Nous y reviendrons un de ces jours !
Le B correspond aux nuisances du milieu
extérieur : voitures, train, métro, etc. Comme témoin de
lieu perturbé, l'église d'Uckange en bordure immédiate d'autoroute,
doit être un bon exemple.
Figure
6 : Perturbations sonores d'une volée. (Logiciel Frequency Analyzer).
Le timbre n'est pas la seule donnée
Selon
les courbes que nous venons d'analyser, on serait tenté de dire que la
notion de timbre d'une cloche semblerait être entièrement définie
par la hauteur des partiels. C'est une notion juste, mais à minorer. L'impression
sonore dépend de l'onde sonore, mais aussi du fonctionnement de l'oreille
et du cerveau. Les paramètres supplémentaires à prendre en
compte sont :
- Le type de salle de cloche, le son est-il amplifié
ou amorti ? Y a t'il des abat son ? Le beffroi est en métal ou en bois,
transmet-il des vibrations à l'entièreté de la structure
? En quelque sorte, cela revient à répondre à la question
: comment le son se propage-t'il ?
- L'auditeur est-il à l'aise ou
ressent-il une douleur auditive ? Par exemple, on pourrait penser que plus la
cloche est grosse, plus on a mal aux oreilles, puisqu'elle est plus puissante.
Or, le seuil de douleur est plus rapidement atteint avec des clochettes de carillons
que des gros bourdons. Les lésions auditives sont pourtant plus importantes
avec des grosses cloches.
- L'auditeur est-il habitué à l'audition
d'une cloche, fait-il la différence (subtile) entre une cloche ancienne
et une cloche récente ? Ces paramètres peuvent être d'autant
renforcés qu'un enfant sera impressionné par le volume sonore d'un
bourdon, tandis qu'un adulte pourrait être attaché à la rareté
du son de l'objet.
On se rend compte aussi que le sens de lecture a une signification. Le test d'inverser le son rend le tintement d'une cloche parfaitement méconnaissable. Cela ressemble à un frottement métallique qui va en s'accroissant avec violence. Or, ce sont exactement les mêmes fréquences, les mêmes partiels, etc. Le son est pour autant perçu totalement autrement. Dans le même ordre d'idée, un test a été réalisé pour étirer le son. Il s'agit des mêmes fréquences, mais la durée d'attaque a été allongée. Cela ne constitue pas une "note de cloche" plus longue. Ca forme une note très métallique (disons de sensation métallique, comme si l'on frappait un tube) et la résonance prend un aspect dur et un peu crissant, le ressenti est désagréable.

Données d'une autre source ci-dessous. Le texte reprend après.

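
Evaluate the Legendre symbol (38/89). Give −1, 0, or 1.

-1

Euler's criterion: (38/89) ≡ 38^44 (mod 89).
38^2 ≡ 20 (mod 89)
38^4 ≡ 44 (mod 89)
38^8 ≡ 67 (mod 89)
38^16 ≡ 39 (mod 89)
38^32 ≡ 8 (mod 89)
38^44 = 38^(32+8+4) ≡ 88 (mod 89).
Result is 88 ≡ −1, so (38/89) = −1.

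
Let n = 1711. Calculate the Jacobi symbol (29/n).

0

Reciprocity: 29 ≡ 1 and 1711 ≡ 3 (mod 4), so (29/1711) = +(1711/29).
Reduce top mod 29: now compute (0/29).
Top reduces to 0: gcd > 1, so the symbol is 0.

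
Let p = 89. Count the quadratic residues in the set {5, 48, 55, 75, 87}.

(5/89) = +1 → QR.
(48/89) = -1 → non-residue.
(55/89) = +1 → QR.
(75/89) = -1 → non-residue.
(87/89) = +1 → QR.
Total quadratic residues among the 5: 3.

3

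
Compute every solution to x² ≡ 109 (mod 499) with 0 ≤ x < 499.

205, 294

Since 499 ≡ 3 (mod 4), a square root of 109 is 109^((499+1)/4) = 109^125 mod 499.
Repeated squaring: 109^2≡404, 109^4≡43, 109^8≡352, 109^16≡152, 109^32≡150, 109^64≡45 (mod 499).
109^125 = 109^(64+32+16+8+4+1) ≡ 294 (mod 499).
Check: 294² = 86436 ≡ 109 (mod 499). The two roots are 205 and 294.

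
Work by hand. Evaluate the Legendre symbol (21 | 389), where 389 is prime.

Reciprocity: 21 ≡ 1 and 389 ≡ 1 (mod 4), so (21/389) = +(389/21).
Reduce top mod 21: now compute (11/21).
Reciprocity: 11 ≡ 3 and 21 ≡ 1 (mod 4), so (11/21) = +(21/11).
Reduce top mod 11: now compute (10/11).
Pull out 2: since 11 ≡ 3 (mod 8), (2/11) = -1.
Reciprocity: 5 ≡ 1 and 11 ≡ 3 (mod 4), so (5/11) = +(11/5).
Reduce top mod 5: now compute (1/5).
Reached (1/5) = 1. Collecting the sign flips along the way, the symbol is -1.

-1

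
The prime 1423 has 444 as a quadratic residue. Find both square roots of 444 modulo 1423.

Since 1423 ≡ 3 (mod 4), a square root of 444 is 444^((1423+1)/4) = 444^356 mod 1423.
Repeated squaring: 444^2≡762, 444^4≡60, 444^8≡754, 444^16≡739, 444^32≡1112, 444^64≡1380, 444^128≡426, 444^256≡755 (mod 1423).
444^356 = 444^(256+64+32+4) ≡ 186 (mod 1423).
Check: 186² = 34596 ≡ 444 (mod 1423). The two roots are 186 and 1237.

186, 1237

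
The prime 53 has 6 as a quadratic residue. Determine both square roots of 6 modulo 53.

53 ≡ 1 (mod 4), so we find a root by search.
Trying successive values, 18² = 324 ≡ 6 (mod 53). The other root is 53 − 18 = 35.

18, 35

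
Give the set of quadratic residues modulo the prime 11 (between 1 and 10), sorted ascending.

1 3 4 5 9

Square k = 1,…,5 (k and 11−k give the same square):
1²=1, 2²=4, 3²=9, 4²≡5, 5²≡3 (mod 11).
So the quadratic residues mod 11 are {1, 3, 4, 5, 9}.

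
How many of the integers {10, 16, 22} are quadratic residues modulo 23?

(10/23) = -1 → non-residue.
(16/23) = +1 → QR.
(22/23) = -1 → non-residue.
Total quadratic residues among the 3: 1.

1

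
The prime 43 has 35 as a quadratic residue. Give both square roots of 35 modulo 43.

11, 32

Since 43 ≡ 3 (mod 4), a square root of 35 is 35^((43+1)/4) = 35^11 mod 43.
Repeated squaring: 35^2≡21, 35^4≡11, 35^8≡35 (mod 43).
35^11 = 35^(8+2+1) ≡ 11 (mod 43).
Check: 11² = 121 ≡ 35 (mod 43). The two roots are 11 and 32.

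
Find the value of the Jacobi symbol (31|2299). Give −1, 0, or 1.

Reciprocity: 31 ≡ 3 and 2299 ≡ 3 (mod 4), so (31/2299) = −(2299/31).
Reduce top mod 31: now compute (5/31).
Reciprocity: 5 ≡ 1 and 31 ≡ 3 (mod 4), so (5/31) = +(31/5).
Reduce top mod 5: now compute (1/5).
Reached (1/5) = 1. Collecting the sign flips along the way, the symbol is -1.

-1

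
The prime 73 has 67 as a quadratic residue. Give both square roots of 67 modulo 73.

33, 40

73 ≡ 1 (mod 4), so we find a root by search.
Trying successive values, 33² = 1089 ≡ 67 (mod 73). The other root is 73 − 33 = 40.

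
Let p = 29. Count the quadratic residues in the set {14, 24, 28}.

2

(14/29) = -1 → non-residue.
(24/29) = +1 → QR.
(28/29) = +1 → QR.
Total quadratic residues among the 3: 2.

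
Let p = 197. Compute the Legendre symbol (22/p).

1

Euler's criterion: (22/197) ≡ 22^98 (mod 197).
22^2 ≡ 90 (mod 197)
22^4 ≡ 23 (mod 197)
22^8 ≡ 135 (mod 197)
22^16 ≡ 101 (mod 197)
22^32 ≡ 154 (mod 197)
22^64 ≡ 76 (mod 197)
22^98 = 22^(64+32+2) ≡ 1 (mod 197).
Result is 1, so (22/197) = 1.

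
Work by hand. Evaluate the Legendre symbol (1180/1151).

Euler's criterion: (1180/1151) ≡ 29^575 (mod 1151).
29^2 ≡ 841 (mod 1151)
29^4 ≡ 567 (mod 1151)
29^8 ≡ 360 (mod 1151)
29^16 ≡ 688 (mod 1151)
29^32 ≡ 283 (mod 1151)
29^64 ≡ 670 (mod 1151)
29^128 ≡ 10 (mod 1151)
29^256 ≡ 100 (mod 1151)
29^512 ≡ 792 (mod 1151)
29^575 = 29^(512+32+16+8+4+2+1) ≡ 1 (mod 1151).
Result is 1, so (1180/1151) = 1.

1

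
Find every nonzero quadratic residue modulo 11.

1 3 4 5 9

Square k = 1,…,5 (k and 11−k give the same square):
1²=1, 2²=4, 3²=9, 4²≡5, 5²≡3 (mod 11).
So the quadratic residues mod 11 are {1, 3, 4, 5, 9}.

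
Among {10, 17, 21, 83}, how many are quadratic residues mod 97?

(10/97) = -1 → non-residue.
(17/97) = -1 → non-residue.
(21/97) = -1 → non-residue.
(83/97) = -1 → non-residue.
Total quadratic residues among the 4: 0.

0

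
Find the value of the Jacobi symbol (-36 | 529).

1

First reduce: -36 ≡ 493 (mod 529).
Reciprocity: 493 ≡ 1 and 529 ≡ 1 (mod 4), so (493/529) = +(529/493).
Reduce top mod 493: now compute (36/493).
Pull out 2^2: since 493 ≡ 5 (mod 8), (2/493) = -1, so (2/493)^2 = +1.
Reciprocity: 9 ≡ 1 and 493 ≡ 1 (mod 4), so (9/493) = +(493/9).
Reduce top mod 9: now compute (7/9).
Reciprocity: 7 ≡ 3 and 9 ≡ 1 (mod 4), so (7/9) = +(9/7).
Reduce top mod 7: now compute (2/7).
Pull out 2: since 7 ≡ 7 (mod 8), (2/7) = +1.
Reached (1/7) = 1. Collecting the sign flips along the way, the symbol is +1.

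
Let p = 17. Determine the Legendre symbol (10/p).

-1

Pull out 2: since 17 ≡ 1 (mod 8), (2/17) = +1.
Reciprocity: 5 ≡ 1 and 17 ≡ 1 (mod 4), so (5/17) = +(17/5).
Reduce top mod 5: now compute (2/5).
Pull out 2: since 5 ≡ 5 (mod 8), (2/5) = -1.
Reached (1/5) = 1. Collecting the sign flips along the way, the symbol is -1.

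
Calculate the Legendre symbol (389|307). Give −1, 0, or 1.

Euler's criterion: (389/307) ≡ 82^153 (mod 307).
82^2 ≡ 277 (mod 307)
82^4 ≡ 286 (mod 307)
82^8 ≡ 134 (mod 307)
82^16 ≡ 150 (mod 307)
82^32 ≡ 89 (mod 307)
82^64 ≡ 246 (mod 307)
82^128 ≡ 37 (mod 307)
82^153 = 82^(128+16+8+1) ≡ 306 (mod 307).
Result is 306 ≡ −1, so (389/307) = −1.

-1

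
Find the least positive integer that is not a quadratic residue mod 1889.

3

(2/1889) = +1, so 2 is a residue.
(3/1889) = −1, so 3 is the smallest positive non-residue mod 1889.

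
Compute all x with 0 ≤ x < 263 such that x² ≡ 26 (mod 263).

Since 263 ≡ 3 (mod 4), a square root of 26 is 26^((263+1)/4) = 26^66 mod 263.
Repeated squaring: 26^2≡150, 26^4≡145, 26^8≡248, 26^16≡225, 26^32≡129, 26^64≡72 (mod 263).
26^66 = 26^(64+2) ≡ 17 (mod 263).
Check: 17² = 289 ≡ 26 (mod 263). The two roots are 17 and 246.

17, 246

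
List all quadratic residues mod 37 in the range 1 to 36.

1,3,4,7,9,10,11,12,16,21,25,26,27,28,30,33,34,36

Square k = 1,…,18 (k and 37−k give the same square):
1²=1, 2²=4, 3²=9, 4²=16, 5²=25, 6²=36, 7²≡12, 8²≡27, 9²≡7, 10²≡26, 11²≡10, 12²≡33, 13²≡21, 14²≡11, 15²≡3, 16²≡34, 17²≡30, 18²≡28 (mod 37).
So the quadratic residues mod 37 are {1, 3, 4, 7, 9, 10, 11, 12, 16, 21, 25, 26, 27, 28, 30, 33, 34, 36}.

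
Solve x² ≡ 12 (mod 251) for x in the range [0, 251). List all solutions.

Since 251 ≡ 3 (mod 4), a square root of 12 is 12^((251+1)/4) = 12^63 mod 251.
Repeated squaring: 12^2≡144, 12^4≡154, 12^8≡122, 12^16≡75, 12^32≡103 (mod 251).
12^63 = 12^(32+16+8+4+2+1) ≡ 152 (mod 251).
Check: 152² = 23104 ≡ 12 (mod 251). The two roots are 99 and 152.

99, 152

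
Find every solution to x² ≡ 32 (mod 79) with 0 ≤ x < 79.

36, 43

Since 79 ≡ 3 (mod 4), a square root of 32 is 32^((79+1)/4) = 32^20 mod 79.
Repeated squaring: 32^2≡76, 32^4≡9, 32^8≡2, 32^16≡4 (mod 79).
32^20 = 32^(16+4) ≡ 36 (mod 79).
Check: 36² = 1296 ≡ 32 (mod 79). The two roots are 36 and 43.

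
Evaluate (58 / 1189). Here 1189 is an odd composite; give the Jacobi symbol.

Pull out 2: since 1189 ≡ 5 (mod 8), (2/1189) = -1.
Reciprocity: 29 ≡ 1 and 1189 ≡ 1 (mod 4), so (29/1189) = +(1189/29).
Reduce top mod 29: now compute (0/29).
Top reduces to 0: gcd > 1, so the symbol is 0.

0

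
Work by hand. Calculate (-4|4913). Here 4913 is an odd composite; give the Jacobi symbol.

1

First reduce: -4 ≡ 4909 (mod 4913).
Reciprocity: 4909 ≡ 1 and 4913 ≡ 1 (mod 4), so (4909/4913) = +(4913/4909).
Reduce top mod 4909: now compute (4/4909).
Pull out 2^2: since 4909 ≡ 5 (mod 8), (2/4909) = -1, so (2/4909)^2 = +1.
Reached (1/4909) = 1. Collecting the sign flips along the way, the symbol is +1.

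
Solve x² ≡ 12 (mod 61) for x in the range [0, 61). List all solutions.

16, 45

61 ≡ 1 (mod 4), so we find a root by search.
Trying successive values, 16² = 256 ≡ 12 (mod 61). The other root is 61 − 16 = 45.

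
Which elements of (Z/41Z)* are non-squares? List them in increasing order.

Square k = 1,…,20 (k and 41−k give the same square):
1²=1, 2²=4, 3²=9, 4²=16, 5²=25, 6²=36, 7²≡8, 8²≡23, 9²≡40, 10²≡18, 11²≡39, 12²≡21, 13²≡5, 14²≡32, 15²≡20, 16²≡10, 17²≡2, 18²≡37, 19²≡33, 20²≡31 (mod 41).
The residues are {1, 2, 4, 5, 8, 9, 10, 16, 18, 20, 21, 23, 25, 31, 32, 33, 36, 37, 39, 40}; the non-residues are the remaining 20 nonzero classes.

3,6,7,11,12,13,14,15,17,19,22,24,26,27,28,29,30,34,35,38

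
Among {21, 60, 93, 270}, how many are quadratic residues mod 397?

2

(21/397) = -1 → non-residue.
(60/397) = -1 → non-residue.
(93/397) = +1 → QR.
(270/397) = +1 → QR.
Total quadratic residues among the 4: 2.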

En dernier lieu, il convient de mentionner que la perception musicale (puisque la cloche est un instrument de musique) a évolué au cours du temps. La perception médiévale n'est pas celle d'aujourd'hui, étant donné que nous sommes tous baignés dans une culture de son électronique. Le rapport au son n'est donc pas le même. La polyphonie a fait son apparence peu à peu et cela a de toute évidence transformé notre lecture sonore de l'environnement.

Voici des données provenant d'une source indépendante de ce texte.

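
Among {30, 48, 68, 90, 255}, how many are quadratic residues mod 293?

(30/293) = -1 → non-residue.
(48/293) = -1 → non-residue.
(68/293) = +1 → QR.
(90/293) = +1 → QR.
(255/293) = +1 → QR.
Total quadratic residues among the 5: 3.

3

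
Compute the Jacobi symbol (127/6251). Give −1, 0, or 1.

Reciprocity: 127 ≡ 3 and 6251 ≡ 3 (mod 4), so (127/6251) = −(6251/127).
Reduce top mod 127: now compute (28/127).
Pull out 2^2: since 127 ≡ 7 (mod 8), (2/127) = +1, so (2/127)^2 = +1.
Reciprocity: 7 ≡ 3 and 127 ≡ 3 (mod 4), so (7/127) = −(127/7).
Reduce top mod 7: now compute (1/7).
Reached (1/7) = 1. Collecting the sign flips along the way, the symbol is +1.

1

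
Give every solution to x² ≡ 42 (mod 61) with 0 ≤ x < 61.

61 ≡ 1 (mod 4), so we find a root by search.
Trying successive values, 15² = 225 ≡ 42 (mod 61). The other root is 61 − 15 = 46.

15, 46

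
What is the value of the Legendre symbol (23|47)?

-1

Reciprocity: 23 ≡ 3 and 47 ≡ 3 (mod 4), so (23/47) = −(47/23).
Reduce top mod 23: now compute (1/23).
Reached (1/23) = 1. Collecting the sign flips along the way, the symbol is -1.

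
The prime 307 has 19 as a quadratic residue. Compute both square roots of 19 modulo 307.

Since 307 ≡ 3 (mod 4), a square root of 19 is 19^((307+1)/4) = 19^77 mod 307.
Repeated squaring: 19^2≡54, 19^4≡153, 19^8≡77, 19^16≡96, 19^32≡6, 19^64≡36 (mod 307).
19^77 = 19^(64+8+4+1) ≡ 68 (mod 307).
Check: 68² = 4624 ≡ 19 (mod 307). The two roots are 68 and 239.

68, 239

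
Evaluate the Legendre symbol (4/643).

1

Pull out 2^2: since 643 ≡ 3 (mod 8), (2/643) = -1, so (2/643)^2 = +1.
Reached (1/643) = 1. Collecting the sign flips along the way, the symbol is +1.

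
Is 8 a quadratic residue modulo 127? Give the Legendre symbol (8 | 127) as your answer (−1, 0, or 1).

1

Pull out 2^3: since 127 ≡ 7 (mod 8), (2/127) = +1, so (2/127)^3 = +1.
Reached (1/127) = 1. Collecting the sign flips along the way, the symbol is +1.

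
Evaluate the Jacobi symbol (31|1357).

Reciprocity: 31 ≡ 3 and 1357 ≡ 1 (mod 4), so (31/1357) = +(1357/31).
Reduce top mod 31: now compute (24/31).
Pull out 2^3: since 31 ≡ 7 (mod 8), (2/31) = +1, so (2/31)^3 = +1.
Reciprocity: 3 ≡ 3 and 31 ≡ 3 (mod 4), so (3/31) = −(31/3).
Reduce top mod 3: now compute (1/3).
Reached (1/3) = 1. Collecting the sign flips along the way, the symbol is -1.

-1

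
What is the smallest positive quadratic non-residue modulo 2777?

3

(2/2777) = +1, so 2 is a residue.
(3/2777) = −1, so 3 is the smallest positive non-residue mod 2777.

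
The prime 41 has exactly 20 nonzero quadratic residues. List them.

1, 2, 4, 5, 8, 9, 10, 16, 18, 20, 21, 23, 25, 31, 32, 33, 36, 37, 39, 40

Square k = 1,…,20 (k and 41−k give the same square):
1²=1, 2²=4, 3²=9, 4²=16, 5²=25, 6²=36, 7²≡8, 8²≡23, 9²≡40, 10²≡18, 11²≡39, 12²≡21, 13²≡5, 14²≡32, 15²≡20, 16²≡10, 17²≡2, 18²≡37, 19²≡33, 20²≡31 (mod 41).
So the quadratic residues mod 41 are {1, 2, 4, 5, 8, 9, 10, 16, 18, 20, 21, 23, 25, 31, 32, 33, 36, 37, 39, 40}.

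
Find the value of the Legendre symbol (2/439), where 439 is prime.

1

Pull out 2: since 439 ≡ 7 (mod 8), (2/439) = +1.
Reached (1/439) = 1. Collecting the sign flips along the way, the symbol is +1.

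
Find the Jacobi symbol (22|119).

Pull out 2: since 119 ≡ 7 (mod 8), (2/119) = +1.
Reciprocity: 11 ≡ 3 and 119 ≡ 3 (mod 4), so (11/119) = −(119/11).
Reduce top mod 11: now compute (9/11).
Reciprocity: 9 ≡ 1 and 11 ≡ 3 (mod 4), so (9/11) = +(11/9).
Reduce top mod 9: now compute (2/9).
Pull out 2: since 9 ≡ 1 (mod 8), (2/9) = +1.
Reached (1/9) = 1. Collecting the sign flips along the way, the symbol is -1.

-1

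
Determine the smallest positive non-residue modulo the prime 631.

(2/631) = +1, so 2 is a residue.
(3/631) = −1, so 3 is the smallest positive non-residue mod 631.

3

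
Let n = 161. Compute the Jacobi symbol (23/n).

Reciprocity: 23 ≡ 3 and 161 ≡ 1 (mod 4), so (23/161) = +(161/23).
Reduce top mod 23: now compute (0/23).
Top reduces to 0: gcd > 1, so the symbol is 0.

0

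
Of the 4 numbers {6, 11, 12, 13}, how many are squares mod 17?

(6/17) = -1 → non-residue.
(11/17) = -1 → non-residue.
(12/17) = -1 → non-residue.
(13/17) = +1 → QR.
Total quadratic residues among the 4: 1.

1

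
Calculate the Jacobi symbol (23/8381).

1

Reciprocity: 23 ≡ 3 and 8381 ≡ 1 (mod 4), so (23/8381) = +(8381/23).
Reduce top mod 23: now compute (9/23).
Reciprocity: 9 ≡ 1 and 23 ≡ 3 (mod 4), so (9/23) = +(23/9).
Reduce top mod 9: now compute (5/9).
Reciprocity: 5 ≡ 1 and 9 ≡ 1 (mod 4), so (5/9) = +(9/5).
Reduce top mod 5: now compute (4/5).
Pull out 2^2: since 5 ≡ 5 (mod 8), (2/5) = -1, so (2/5)^2 = +1.
Reached (1/5) = 1. Collecting the sign flips along the way, the symbol is +1.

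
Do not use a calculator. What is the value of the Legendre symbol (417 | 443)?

Reciprocity: 417 ≡ 1 and 443 ≡ 3 (mod 4), so (417/443) = +(443/417).
Reduce top mod 417: now compute (26/417).
Pull out 2: since 417 ≡ 1 (mod 8), (2/417) = +1.
Reciprocity: 13 ≡ 1 and 417 ≡ 1 (mod 4), so (13/417) = +(417/13).
Reduce top mod 13: now compute (1/13).
Reached (1/13) = 1. Collecting the sign flips along the way, the symbol is +1.

1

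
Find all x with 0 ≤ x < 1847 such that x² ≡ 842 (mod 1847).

904, 943

Since 1847 ≡ 3 (mod 4), a square root of 842 is 842^((1847+1)/4) = 842^462 mod 1847.
Repeated squaring: 842^2≡1563, 842^4≡1235, 842^8≡1450, 842^16≡614, 842^32≡208, 842^64≡783, 842^128≡1732, 842^256≡296 (mod 1847).
842^462 = 842^(256+128+64+8+4+2) ≡ 943 (mod 1847).
Check: 943² = 889249 ≡ 842 (mod 1847). The two roots are 904 and 943.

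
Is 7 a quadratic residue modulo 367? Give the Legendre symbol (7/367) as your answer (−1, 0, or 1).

1

Reciprocity: 7 ≡ 3 and 367 ≡ 3 (mod 4), so (7/367) = −(367/7).
Reduce top mod 7: now compute (3/7).
Reciprocity: 3 ≡ 3 and 7 ≡ 3 (mod 4), so (3/7) = −(7/3).
Reduce top mod 3: now compute (1/3).
Reached (1/3) = 1. Collecting the sign flips along the way, the symbol is +1.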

L'analyse de la réception du son musical s'appelle la psychoacoustique. En ce qui concerne le timbre, il y a une part objective et scientifique indéniable, il y a aussi des questions plus floues d'environnement et de perception.
La cloche n'est pas un instrument linéaire
Cela n'est pas une révolution dans le monde campanaire, la cloche n'émet pas le même son selon là où elle est tintée. Ce petit enregistrement permet de le montrer. Ce n'est pas une nouveauté, mais les techniques multimédia de nos jours facilitent la démonstration. La robe est tintée tous les 10cm en hauteur, de la pince au cerveau.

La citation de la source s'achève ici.